Теперь, надо полагать, жалко было уже Матрешиного сына — вот этого, с лицом то ли крестьянина, то ли римского легионера.
Но вообще-то Эстер не было никакого дела ни до Матреши, ни до ее детей.
— А Ксенька где, Евдокия Кирилловна? — нетерпеливо спросила она.
Этот простой вопрос почему-то смутил Ксенькину бабушку.
— Ты посиди, чайку попей, — каким-то торопливым тоном произнесла она. — Ксюшенька сейчас придет.
— Она на службу устроилась, да? — снова спросила Эстер.
— Да… почти… — еще торопливее пробормотала Евдокия Кирилловна. — Она на Главпочтамте. Сейчас придет.
Эстер не поняла, почему Ксенькино отсутствие окутано такой таинственностью. Она даже почти встревожилась из-за этого. Но по-настоящему встревожиться не успела: дверь открылась, и в комнату вошла Ксения. И Эстер так обрадовалась, что все неясные чувства вроде мелькнувшего было недоумения улетучились мгновенно.
— Ксенька! — завопила она. — Фея Сирени! Как же я о тебе соскучилась!
Это была всем правдам правда. Не было на свете человека, с которым Эстер чувствовала бы такую душевную близость, как с Ксенией Иорданской. За месяц, проведенный без закадычной подружки, она убедилась в этом окончательно и бесповоротно.
— Звездочка! — обрадовалась и Ксения. — Звездочка приехала!
— Похорошела как твоя Эстерочка, верно? — сказала Евдокия Кирилловна. — Хотя уж, казалось, и хорошеть-то было некуда. Ан посвежела на сибирском воздухе, еще ярче засияла.

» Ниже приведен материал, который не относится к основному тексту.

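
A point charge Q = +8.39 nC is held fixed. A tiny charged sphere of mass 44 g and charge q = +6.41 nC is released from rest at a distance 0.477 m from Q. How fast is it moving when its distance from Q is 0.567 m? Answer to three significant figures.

2.70×10⁻³ m/s

Only the electrostatic force acts, so mechanical energy is conserved: ½mv² = U₁ − U₂ = kQq(1/r₁ − 1/r₂).
U₁ − U₂ = (8.99×10⁹ N·m²/C²)(8.39×10⁻⁹ C)(6.41×10⁻⁹ C)(1/0.477 − 1/0.567) = 1.61×10⁻⁷ J.
v = √(2·1.61×10⁻⁷/0.0440) = 2.70×10⁻³ m/s.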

Эстер и сама знала, что за последний месяц очень похорошела, уж неизвестно, от свежего воздуха или просто так, от самой своей природы. В Иркутске ей почему-то было почти все равно, как она выглядит, но, едва оказавшись в Москве, она сразу же с удовольствием заметила, что глаза у нее сияют в самом деле как звезды и даже, кажется, стали еще больше, чем были, что волосы, которые прежде крутились мелкими детскими барашками, теперь распрямились и лежат волнами, и льются по щекам каштановыми локонами, да, вот именно льются, так это называлось в прочитанном недавно старомодном романтическом стихотворении, которое ей понравилось, но автора которого она по обычному своему легкомыслию позабыла.

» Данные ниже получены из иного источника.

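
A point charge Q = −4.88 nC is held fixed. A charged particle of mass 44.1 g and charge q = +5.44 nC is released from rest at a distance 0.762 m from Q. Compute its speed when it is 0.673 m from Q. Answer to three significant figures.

1.37×10⁻³ m/s

Only the electrostatic force acts, so mechanical energy is conserved: ½mv² = U₁ − U₂ = kQq(1/r₁ − 1/r₂).
U₁ − U₂ = (8.99×10⁹ N·m²/C²)(-4.88×10⁻⁹ C)(5.44×10⁻⁹ C)(1/0.762 − 1/0.673) = 4.14×10⁻⁸ J.
v = √(2·4.14×10⁻⁸/0.0441) = 1.37×10⁻³ m/s.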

Все это она разглядела прямо в зеркале лифта, когда, нетерпеливо притопывая, поднималась в нем на последний этаж. И, наверное, это сразу бросалось в глаза даже посторонним людям, а уж тем более людям таким непосторонним, какими были для Эстер Ксенька и ее бабушка.
— Сейчас, сейчас чай будем пить, — приговаривала Евдокия Кирилловна. — Я как знала, что ты приедешь, коржиков вчера напекла. Да нет, что это я? Ты же с дороги, голодная. Сперва пообедаем, потом чай.
— Ой, нет! — воскликнула Эстер. — Что вы, какой обед, какой чай! Мы гулять пойдем, да, Ксень? Я так по Москве соскучилась, по Петровке нашей так соскучилась в этой берлоге сибирской, просто сил нет терпеть!
— Я думала, ты сперва расскажешь, как съездила, — улыбнулась Ксения.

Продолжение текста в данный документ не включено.